On March 29, DOJ publicly released a non-prosecution agreement it had entered into in late February with a Germany-based provider of medical equipment and services in which the company agreed to pay over $230 million to settle claims that it violated the anti-bribery, books and records, and internal accounting controls provisions of the FCPA. The alleged misconduct, which included various schemes to pay bribes to public and/or government officials in exchange for business opportunities, occurred over the course of at least a decade and spanned 17 or more countries in Africa, Europe, and the Middle East. On the same day, the company also entered into an administrative order with the SEC. The SEC stated that the company had failed to timely address “numerous red flags of corruption in its operations” that were known to the company as far back as the early 2000s, and that it “failed to properly assess and manage its worldwide risks, and devoted insufficient resources to compliance.”
While the company received credit for making a voluntary disclosure to DOJ in April 2012 and for remedial measures undertaken since that time, DOJ stated that the company failed to timely respond to certain of its requests and, at times, provided incomplete responses to those requests. Accordingly, the company did not receive full credit for cooperation and did not qualify for a declination under the FCPA Corporate Enforcement Policy. In its non-prosecution agreement, among other things, the company agreed to: (i) the appointment of an independent compliance monitor for a two-year term, followed by one year of self-reporting, (ii) continuation of its efforts to cooperate with the DOJ’s investigation, and (iii) disgorgement of approximately $147 million to the SEC and payment of approximately $85 million in fines to the U.S. Treasury. The fine amount was calculated with a 40% discount off of the bottom of the United States Sentencing Guidelines fine range based on $141 million in profits from the alleged misconduct.

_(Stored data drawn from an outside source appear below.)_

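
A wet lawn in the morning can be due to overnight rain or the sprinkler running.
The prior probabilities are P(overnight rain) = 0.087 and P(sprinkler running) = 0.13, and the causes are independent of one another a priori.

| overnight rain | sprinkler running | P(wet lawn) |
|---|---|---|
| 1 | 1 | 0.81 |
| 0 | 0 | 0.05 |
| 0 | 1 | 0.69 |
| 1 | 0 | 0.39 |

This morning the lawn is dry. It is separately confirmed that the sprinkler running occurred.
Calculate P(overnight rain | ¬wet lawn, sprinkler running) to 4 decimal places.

P(overnight rain | ¬wet lawn, sprinkler running) ≈ 0.0552

By total probability over both values of overnight rain:
  P(¬wet lawn | sprinkler running) = 0.31×0.913 + 0.19×0.087
        = 0.283030 + 0.016530 = 0.299560
Configurations with overnight rain contribute 0.016530, so
  P(overnight rain | ¬wet lawn, sprinkler running) = 0.016530 / 0.299560 ≈ 0.0552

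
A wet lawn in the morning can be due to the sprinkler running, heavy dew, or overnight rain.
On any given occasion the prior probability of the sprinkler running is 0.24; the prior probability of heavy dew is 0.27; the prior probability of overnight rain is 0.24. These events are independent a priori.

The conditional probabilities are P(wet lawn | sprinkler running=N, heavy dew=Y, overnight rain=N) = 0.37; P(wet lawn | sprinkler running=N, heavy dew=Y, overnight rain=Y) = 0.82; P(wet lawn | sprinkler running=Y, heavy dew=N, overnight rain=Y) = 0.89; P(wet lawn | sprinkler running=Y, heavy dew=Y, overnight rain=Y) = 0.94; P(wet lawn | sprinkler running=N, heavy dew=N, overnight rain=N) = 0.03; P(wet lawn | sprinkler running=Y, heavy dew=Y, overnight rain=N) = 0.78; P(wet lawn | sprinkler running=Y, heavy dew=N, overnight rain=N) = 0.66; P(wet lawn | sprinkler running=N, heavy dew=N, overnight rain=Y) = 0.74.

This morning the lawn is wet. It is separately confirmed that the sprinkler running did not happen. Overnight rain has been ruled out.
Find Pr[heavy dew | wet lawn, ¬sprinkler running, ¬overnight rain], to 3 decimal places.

Pr[heavy dew | wet lawn, ¬sprinkler running, ¬overnight rain] ≈ 0.820

Enumerate both values of heavy dew and weight by the priors:
  P(wet lawn | ¬sprinkler running, ¬overnight rain) = 0.03*0.73 + 0.37*0.27
        = 0.021900 + 0.099900 = 0.121800
The terms with heavy dew present sum to 0.099900, so
  P(heavy dew | wet lawn, ¬sprinkler running, ¬overnight rain) = 0.099900 / 0.121800 ≈ 0.820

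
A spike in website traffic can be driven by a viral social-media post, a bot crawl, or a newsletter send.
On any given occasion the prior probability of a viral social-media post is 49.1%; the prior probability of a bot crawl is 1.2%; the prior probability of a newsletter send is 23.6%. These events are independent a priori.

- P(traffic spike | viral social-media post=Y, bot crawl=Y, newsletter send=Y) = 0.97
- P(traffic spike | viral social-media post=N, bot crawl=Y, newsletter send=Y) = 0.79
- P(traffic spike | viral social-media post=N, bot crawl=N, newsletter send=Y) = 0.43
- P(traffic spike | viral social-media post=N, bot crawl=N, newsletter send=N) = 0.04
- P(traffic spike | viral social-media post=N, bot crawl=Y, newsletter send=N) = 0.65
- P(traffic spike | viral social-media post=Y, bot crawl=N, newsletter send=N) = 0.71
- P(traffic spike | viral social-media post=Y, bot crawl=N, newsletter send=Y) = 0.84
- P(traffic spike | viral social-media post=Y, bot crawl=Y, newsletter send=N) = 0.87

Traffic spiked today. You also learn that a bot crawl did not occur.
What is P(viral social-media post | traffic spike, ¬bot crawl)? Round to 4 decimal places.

P(traffic spike | ¬bot crawl) = 0.04*0.509*0.764 + 0.43*0.509*0.236 + 0.71*0.491*0.764 + 0.84*0.491*0.236 = 0.015555 + 0.051653 + 0.266338 + 0.097336 = 0.430882
Restricting to configurations with viral social-media post present: 0.266338 + 0.097336 = 0.363674.
So P(viral social-media post | traffic spike, ¬bot crawl) = 0.363674/0.430882 ≈ 0.8440.

P(viral social-media post | traffic spike, ¬bot crawl) ≈ 0.8440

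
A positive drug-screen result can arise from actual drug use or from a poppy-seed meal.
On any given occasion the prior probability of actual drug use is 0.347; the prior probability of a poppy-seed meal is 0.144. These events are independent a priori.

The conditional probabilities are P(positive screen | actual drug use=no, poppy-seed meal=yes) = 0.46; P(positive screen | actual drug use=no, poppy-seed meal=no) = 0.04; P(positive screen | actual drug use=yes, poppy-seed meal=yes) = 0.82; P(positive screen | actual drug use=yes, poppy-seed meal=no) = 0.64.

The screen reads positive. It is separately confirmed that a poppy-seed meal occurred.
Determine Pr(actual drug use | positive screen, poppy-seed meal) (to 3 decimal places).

P(positive screen | poppy-seed meal) = 0.46*0.653 + 0.82*0.347 = 0.300380 + 0.284540 = 0.584920
Of this, 0.284540 comes from 0.82*0.347 (the actual drug use=true cases).
P(actual drug use | positive screen, poppy-seed meal) = 0.284540 / 0.584920 ≈ 0.486

Pr(actual drug use | positive screen, poppy-seed meal) ≈ 0.486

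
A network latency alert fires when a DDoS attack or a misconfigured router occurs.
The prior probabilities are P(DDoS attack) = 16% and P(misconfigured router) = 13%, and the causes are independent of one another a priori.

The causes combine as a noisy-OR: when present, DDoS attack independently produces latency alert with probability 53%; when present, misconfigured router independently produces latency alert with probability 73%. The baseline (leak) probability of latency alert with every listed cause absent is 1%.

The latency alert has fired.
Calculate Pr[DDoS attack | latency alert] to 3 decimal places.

Pr[DDoS attack | latency alert] ≈ 0.515

Under noisy-OR, P(latency alert | causes) = 1 − (1−0.01)·∏(1−qᵢ) over the active causes.
By total probability over the 4 (DDoS attack, misconfigured router) configurations:
  P(latency alert) = 0.01×0.84×0.87 + 0.7327×0.84×0.13 + 0.5347×0.16×0.87 + 0.874369×0.16×0.13
        = 0.007308 + 0.080011 + 0.074430 + 0.018187 = 0.179936
Keeping only the DDoS attack-present terms gives 0.092617, so
  P(DDoS attack | latency alert) = 0.092617 / 0.179936 ≈ 0.515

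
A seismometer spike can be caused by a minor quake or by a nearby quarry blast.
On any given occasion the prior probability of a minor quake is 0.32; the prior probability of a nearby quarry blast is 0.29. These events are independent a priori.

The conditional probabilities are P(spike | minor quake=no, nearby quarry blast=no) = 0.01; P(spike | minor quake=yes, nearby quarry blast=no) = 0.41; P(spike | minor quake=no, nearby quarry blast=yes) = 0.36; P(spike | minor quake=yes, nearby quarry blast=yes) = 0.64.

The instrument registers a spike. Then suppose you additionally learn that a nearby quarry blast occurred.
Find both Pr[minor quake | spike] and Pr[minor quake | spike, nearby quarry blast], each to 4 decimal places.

Pr[minor quake | spike] ≈ 0.6680; Pr[minor quake | spike, nearby quarry blast] ≈ 0.4555

P(spike) = 0.01×0.68×0.71 + 0.36×0.68×0.29 + 0.41×0.32×0.71 + 0.64×0.32×0.29 = 0.004828 + 0.070992 + 0.093152 + 0.059392 = 0.228364
The minor quake-present share is 0.093152 + 0.059392 = 0.152544.
Hence the posterior is 0.152544/0.228364 ≈ 0.6680.

With the extra evidence:
By total probability over both values of minor quake:
  P(spike | nearby quarry blast) = 0.36·0.68 + 0.64·0.32
        = 0.244800 + 0.204800 = 0.449600
Keeping only the minor quake-present terms gives 0.204800, so
  P(minor quake | spike, nearby quarry blast) = 0.204800 / 0.449600 ≈ 0.4555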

Notably, the alleged misconduct involved no U.S.-based conduct, individuals, subsidiaries, or third parties. Instead, the individuals alleged to have engaged in misconduct apparently used internet-based email accounts hosted by service providers in the U.S. (and therefore utilized means and instrumentalities of U.S. interstate commerce), and the company’s American Depository Shares trade on the NYSE so the company files periodic reports with the SEC.